Preheat the oven to 220°C/200°C fan-forced. Thinly slice the red capsicum. Cut the courgette into 1cm half-moons. Cut the red onion into 1cm wedges. Grate the mozzarella cheese (see ingredients list). TIP: Cut the veggies to the correct size to ensure they cook in the allocated time.

Roast the veggies
2

Place the red capsicum, courgette and onion on an oven tray lined with baking paper. Drizzle with olive oil and season with a pinch of salt and pepper. Toss to coat then roast for 18-20 minutes, or until tender.

Toss with pesto
3

Transfer the roasted vegetables to a medium bowl. Add the traditional pesto and toss well to combine.

Make the pizzas
4

Carefully remove the wire racks from the oven. Place the pizza bases on the wire racks, rough-side down, and use the back of a spoon to spread evenly with the pizza sauce.

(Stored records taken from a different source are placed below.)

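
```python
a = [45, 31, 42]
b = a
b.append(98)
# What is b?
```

After line 1: a = [45, 31, 42]
After line 2 (b = a is an alias, same object): a = [45, 31, 42], b = [45, 31, 42]
After line 3 (b.append mutates the shared list): a = [45, 31, 42, 98], b = [45, 31, 42, 98]

[45, 31, 42, 98]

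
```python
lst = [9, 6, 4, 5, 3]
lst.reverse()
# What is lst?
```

[3, 5, 4, 6, 9]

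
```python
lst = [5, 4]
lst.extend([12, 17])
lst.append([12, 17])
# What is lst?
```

After line 1: lst = [5, 4]
After line 2 (extend unpacks [12, 17]): lst = [5, 4, 12, 17]
After line 3 (append adds [12, 17] as single element): lst = [5, 4, 12, 17, [12, 17]]

[5, 4, 12, 17, [12, 17]]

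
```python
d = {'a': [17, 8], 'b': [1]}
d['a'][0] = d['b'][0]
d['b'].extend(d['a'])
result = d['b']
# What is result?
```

After line 1: d = {'a': [17, 8], 'b': [1]}
After line 2 (a[0] = b[0] = 1): d = {'a': [1, 8], 'b': [1]}
After line 3 (b.extend(a) appends [1, 8]): d = {'a': [1, 8], 'b': [1, 1, 8]}
After line 4: result = d['b'] = [1, 1, 8]

[1, 1, 8]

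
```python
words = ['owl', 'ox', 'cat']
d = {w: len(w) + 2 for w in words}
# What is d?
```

{'owl': 5, 'ox': 4, 'cat': 5}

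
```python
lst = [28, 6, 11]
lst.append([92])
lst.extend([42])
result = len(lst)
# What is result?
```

After line 1: lst = [28, 6, 11]
After line 2 (append adds [92] as single element): lst = [28, 6, 11, [92]]
After line 3 (extend unpacks [42], adds 42): lst = [28, 6, 11, [92], 42]
After line 4: result = len(lst) = 5

5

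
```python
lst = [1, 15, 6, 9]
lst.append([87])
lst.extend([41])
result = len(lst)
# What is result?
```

After line 1: lst = [1, 15, 6, 9]
After line 2 (append adds [87] as single element): lst = [1, 15, 6, 9, [87]]
After line 3 (extend unpacks [41], adds 41): lst = [1, 15, 6, 9, [87], 41]
After line 4: result = len(lst) = 6

6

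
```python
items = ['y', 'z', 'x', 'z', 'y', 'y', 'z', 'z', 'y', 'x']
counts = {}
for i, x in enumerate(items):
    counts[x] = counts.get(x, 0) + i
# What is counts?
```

Initial: counts = {}, items = ['y', 'z', 'x', 'z', 'y', 'y', 'z', 'z', 'y', 'x']
i=0, x='y': counts = {'y': 0}
i=1, x='z': counts = {'y': 0, 'z': 1}
i=2, x='x': counts = {'y': 0, 'z': 1, 'x': 2}
i=3, x='z': counts = {'y': 0, 'z': 4, 'x': 2}
i=4, x='y': counts = {'y': 4, 'z': 4, 'x': 2}
i=5, x='y': counts = {'y': 9, 'z': 4, 'x': 2}
i=6, x='z': counts = {'y': 9, 'z': 10, 'x': 2}
i=7, x='z': counts = {'y': 9, 'z': 17, 'x': 2}
i=8, x='y': counts = {'y': 17, 'z': 17, 'x': 2}
i=9, x='x': counts = {'y': 17, 'z': 17, 'x': 11}

{'y': 17, 'z': 17, 'x': 11}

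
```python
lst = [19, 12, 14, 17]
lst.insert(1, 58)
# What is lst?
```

[19, 58, 12, 14, 17]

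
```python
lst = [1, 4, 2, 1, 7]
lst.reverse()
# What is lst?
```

[7, 1, 2, 4, 1]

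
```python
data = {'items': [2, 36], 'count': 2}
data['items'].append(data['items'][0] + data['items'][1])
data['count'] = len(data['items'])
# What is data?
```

After line 1: data = {'items': [2, 36], 'count': 2}
After line 2 (append 2 + 36 = 38): data = {'items': [2, 36, 38], 'count': 2}
After line 3 (count = len(items) = 3): data = {'items': [2, 36, 38], 'count': 3}

{'items': [2, 36, 38], 'count': 3}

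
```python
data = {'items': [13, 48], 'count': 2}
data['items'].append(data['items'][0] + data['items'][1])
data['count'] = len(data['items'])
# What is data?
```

After line 1: data = {'items': [13, 48], 'count': 2}
After line 2 (append 13 + 48 = 61): data = {'items': [13, 48, 61], 'count': 2}
After line 3 (count = len(items) = 3): data = {'items': [13, 48, 61], 'count': 3}

{'items': [13, 48, 61], 'count': 3}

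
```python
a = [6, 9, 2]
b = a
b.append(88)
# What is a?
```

After line 1: a = [6, 9, 2]
After line 2 (b = a is an alias, same object): a = [6, 9, 2], b = [6, 9, 2]
After line 3 (b.append mutates the shared list): a = [6, 9, 2, 88], b = [6, 9, 2, 88]

[6, 9, 2, 88]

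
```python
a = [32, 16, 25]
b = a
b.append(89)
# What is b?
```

After line 1: a = [32, 16, 25]
After line 2 (b = a is an alias, same object): a = [32, 16, 25], b = [32, 16, 25]
After line 3 (b.append mutates the shared list): a = [32, 16, 25, 89], b = [32, 16, 25, 89]

[32, 16, 25, 89]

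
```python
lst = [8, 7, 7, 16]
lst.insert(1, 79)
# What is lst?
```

[8, 79, 7, 7, 16]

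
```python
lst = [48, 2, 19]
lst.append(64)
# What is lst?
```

[48, 2, 19, 64]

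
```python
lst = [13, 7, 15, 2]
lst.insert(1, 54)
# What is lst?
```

[13, 54, 7, 15, 2]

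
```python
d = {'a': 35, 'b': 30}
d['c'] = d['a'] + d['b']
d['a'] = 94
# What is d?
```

After line 1: d = {'a': 35, 'b': 30}
After line 2 (d['c'] = 35 + 30): d = {'a': 35, 'b': 30, 'c': 65}
After line 3: d = {'a': 94, 'b': 30, 'c': 65}

{'a': 94, 'b': 30, 'c': 65}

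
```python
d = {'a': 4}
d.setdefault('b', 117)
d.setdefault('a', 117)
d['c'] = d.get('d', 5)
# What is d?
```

After line 1: d = {'a': 4}
After line 2 (setdefault adds 'b'=117): d = {'a': 4, 'b': 117}
After line 3 (setdefault 'a' no-op, already exists): d = {'a': 4, 'b': 117}
After line 4 (get('d', 5) returns default since 'd' not in d): d = {'a': 4, 'b': 117, 'c': 5}

{'a': 4, 'b': 117, 'c': 5}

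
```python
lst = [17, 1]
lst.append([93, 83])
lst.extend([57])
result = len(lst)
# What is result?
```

After line 1: lst = [17, 1]
After line 2 (append adds [93, 83] as single element): lst = [17, 1, [93, 83]]
After line 3 (extend unpacks [57], adds 57): lst = [17, 1, [93, 83], 57]
After line 4: result = len(lst) = 4

4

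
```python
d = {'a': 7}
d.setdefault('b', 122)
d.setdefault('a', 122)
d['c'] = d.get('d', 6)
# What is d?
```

After line 1: d = {'a': 7}
After line 2 (setdefault adds 'b'=122): d = {'a': 7, 'b': 122}
After line 3 (setdefault 'a' no-op, already exists): d = {'a': 7, 'b': 122}
After line 4 (get('d', 6) returns default since 'd' not in d): d = {'a': 7, 'b': 122, 'c': 6}

{'a': 7, 'b': 122, 'c': 6}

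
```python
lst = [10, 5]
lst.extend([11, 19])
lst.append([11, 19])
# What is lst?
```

After line 1: lst = [10, 5]
After line 2 (extend unpacks [11, 19]): lst = [10, 5, 11, 19]
After line 3 (append adds [11, 19] as single element): lst = [10, 5, 11, 19, [11, 19]]

[10, 5, 11, 19, [11, 19]]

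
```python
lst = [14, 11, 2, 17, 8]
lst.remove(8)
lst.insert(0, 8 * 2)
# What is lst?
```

After line 1: lst = [14, 11, 2, 17, 8]
After line 2 (remove first 8): lst = [14, 11, 2, 17]
After line 3 (insert 16 at index 0): lst = [16, 14, 11, 2, 17]

[16, 14, 11, 2, 17]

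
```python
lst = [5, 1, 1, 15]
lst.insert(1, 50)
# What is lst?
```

[5, 50, 1, 1, 15]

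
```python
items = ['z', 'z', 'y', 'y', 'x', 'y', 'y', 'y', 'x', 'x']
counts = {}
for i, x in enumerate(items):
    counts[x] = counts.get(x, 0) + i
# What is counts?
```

Initial: counts = {}, items = ['z', 'z', 'y', 'y', 'x', 'y', 'y', 'y', 'x', 'x']
i=0, x='z': counts = {'z': 0}
i=1, x='z': counts = {'z': 1}
i=2, x='y': counts = {'z': 1, 'y': 2}
i=3, x='y': counts = {'z': 1, 'y': 5}
i=4, x='x': counts = {'z': 1, 'y': 5, 'x': 4}
i=5, x='y': counts = {'z': 1, 'y': 10, 'x': 4}
i=6, x='y': counts = {'z': 1, 'y': 16, 'x': 4}
i=7, x='y': counts = {'z': 1, 'y': 23, 'x': 4}
i=8, x='x': counts = {'z': 1, 'y': 23, 'x': 12}
i=9, x='x': counts = {'z': 1, 'y': 23, 'x': 21}

{'z': 1, 'y': 23, 'x': 21}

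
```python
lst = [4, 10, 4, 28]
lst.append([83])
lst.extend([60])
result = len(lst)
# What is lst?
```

After line 1: lst = [4, 10, 4, 28]
After line 2 (append adds [83] as single element): lst = [4, 10, 4, 28, [83]]
After line 3 (extend unpacks [60], adds 60): lst = [4, 10, 4, 28, [83], 60]
After line 4: result = len(lst) = 6

[4, 10, 4, 28, [83], 60]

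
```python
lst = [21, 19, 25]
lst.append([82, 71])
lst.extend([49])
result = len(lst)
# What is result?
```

After line 1: lst = [21, 19, 25]
After line 2 (append adds [82, 71] as single element): lst = [21, 19, 25, [82, 71]]
After line 3 (extend unpacks [49], adds 49): lst = [21, 19, 25, [82, 71], 49]
After line 4: result = len(lst) = 5

5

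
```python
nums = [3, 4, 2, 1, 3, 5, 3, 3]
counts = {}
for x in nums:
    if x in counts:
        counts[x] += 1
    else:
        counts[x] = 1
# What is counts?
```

Initial: counts = {}, nums = [3, 4, 2, 1, 3, 5, 3, 3]
See 3: counts = {3: 1}
See 4: counts = {3: 1, 4: 1}
See 2: counts = {3: 1, 4: 1, 2: 1}
See 1: counts = {3: 1, 4: 1, 2: 1, 1: 1}
See 3: counts = {3: 2, 4: 1, 2: 1, 1: 1}
See 5: counts = {3: 2, 4: 1, 2: 1, 1: 1, 5: 1}
See 3: counts = {3: 3, 4: 1, 2: 1, 1: 1, 5: 1}
See 3: counts = {3: 4, 4: 1, 2: 1, 1: 1, 5: 1}

{3: 4, 4: 1, 2: 1, 1: 1, 5: 1}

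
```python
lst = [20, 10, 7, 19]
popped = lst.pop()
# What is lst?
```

[20, 10, 7]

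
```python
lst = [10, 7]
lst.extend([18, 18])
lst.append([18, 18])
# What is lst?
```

After line 1: lst = [10, 7]
After line 2 (extend unpacks [18, 18]): lst = [10, 7, 18, 18]
After line 3 (append adds [18, 18] as single element): lst = [10, 7, 18, 18, [18, 18]]

[10, 7, 18, 18, [18, 18]]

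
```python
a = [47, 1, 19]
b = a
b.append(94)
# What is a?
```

After line 1: a = [47, 1, 19]
After line 2 (b = a is an alias, same object): a = [47, 1, 19], b = [47, 1, 19]
After line 3 (b.append mutates the shared list): a = [47, 1, 19, 94], b = [47, 1, 19, 94]

[47, 1, 19, 94]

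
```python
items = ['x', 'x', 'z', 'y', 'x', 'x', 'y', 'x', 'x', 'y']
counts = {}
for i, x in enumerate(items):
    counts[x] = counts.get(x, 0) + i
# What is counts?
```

Initial: counts = {}, items = ['x', 'x', 'z', 'y', 'x', 'x', 'y', 'x', 'x', 'y']
i=0, x='x': counts = {'x': 0}
i=1, x='x': counts = {'x': 1}
i=2, x='z': counts = {'x': 1, 'z': 2}
i=3, x='y': counts = {'x': 1, 'z': 2, 'y': 3}
i=4, x='x': counts = {'x': 5, 'z': 2, 'y': 3}
i=5, x='x': counts = {'x': 10, 'z': 2, 'y': 3}
i=6, x='y': counts = {'x': 10, 'z': 2, 'y': 9}
i=7, x='x': counts = {'x': 17, 'z': 2, 'y': 9}
i=8, x='x': counts = {'x': 25, 'z': 2, 'y': 9}
i=9, x='y': counts = {'x': 25, 'z': 2, 'y': 18}

{'x': 25, 'z': 2, 'y': 18}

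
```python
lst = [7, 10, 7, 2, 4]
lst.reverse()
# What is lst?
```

[4, 2, 7, 10, 7]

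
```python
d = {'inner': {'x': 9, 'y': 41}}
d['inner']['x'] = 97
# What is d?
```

After line 1: d = {'inner': {'x': 9, 'y': 41}}
After line 2 (inner x overwritten): d = {'inner': {'x': 97, 'y': 41}}

{'inner': {'x': 97, 'y': 41}}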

Top the pizzas with the pesto vegetables, then sprinkle over the grated mozzarella cheese. TIP: Make sure to spread the ingredients evenly over the pizza to prevent a soggy base!

Bake the pizzas
5

Bake the pizzas for 10 minutes, or until the cheese is melted and the base is crisp. TIP: Placing the pizzas directly onto the wire racks helps the base crisp up. While the pizzas are baking, combine the balsamic vinegar and olive oil (2 tsp for 2 people / 4 tsp for 4 people). Add the rocket leaves and toss well to combine. TIP: Toss the salad just before serving to keep the leaves crisp.

Serve up
6

Top the pizzas with the rocket leaves, then slice. TIP: Serve the rocket leaves on the side if you prefer!